Griechen

Porque é que é essencial ocultar tal estatuto (entre Anfang e Ursprung)? Por duas razões, pelo menos. Dizer que a meditação heideggeriana do começo (Beginn) tem como finalidade uma aproximação da origem (Ursprung) nele reservada, significa, em primeiro lugar, que ela visa uma «coisa» (Sache) até aqui impensada, nunca tendo pertencido ao passado, sempre à espera de um futuro. Por aqui se mostra que o gesto heideggeriano não tem nada de um retorno aos Gregos, no sentido de uma qualquer ressurreição do pensamento grego ou do gênio pré-socrático.
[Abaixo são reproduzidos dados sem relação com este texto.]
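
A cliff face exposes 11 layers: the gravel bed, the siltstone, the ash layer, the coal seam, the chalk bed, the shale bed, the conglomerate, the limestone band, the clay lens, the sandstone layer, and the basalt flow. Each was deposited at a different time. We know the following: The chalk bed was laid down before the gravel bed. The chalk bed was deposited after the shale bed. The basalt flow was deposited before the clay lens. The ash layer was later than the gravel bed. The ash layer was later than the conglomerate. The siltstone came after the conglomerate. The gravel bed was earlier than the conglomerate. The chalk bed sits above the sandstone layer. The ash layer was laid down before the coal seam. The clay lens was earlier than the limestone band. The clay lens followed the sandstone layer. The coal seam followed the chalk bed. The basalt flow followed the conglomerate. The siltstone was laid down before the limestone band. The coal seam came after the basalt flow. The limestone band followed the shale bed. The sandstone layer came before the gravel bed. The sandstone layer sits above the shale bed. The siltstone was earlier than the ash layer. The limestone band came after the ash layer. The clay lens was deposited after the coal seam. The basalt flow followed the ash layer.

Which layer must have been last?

Every other layer has a chain of constraints placing it before the limestone band, so the limestone band is last.

the limestone band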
Mas significa, em segundo lugar, que esta meditação visa uma «coisa» temporal, ligada a uma língua (Sprache), e que inaugurou uma história (Geschichte). Por aqui se mostra que o gesto heideggeriano também não é o puro desvelamento de uma estrutura atemporal, sem início nem fim, livre de qualquer espessura histórica.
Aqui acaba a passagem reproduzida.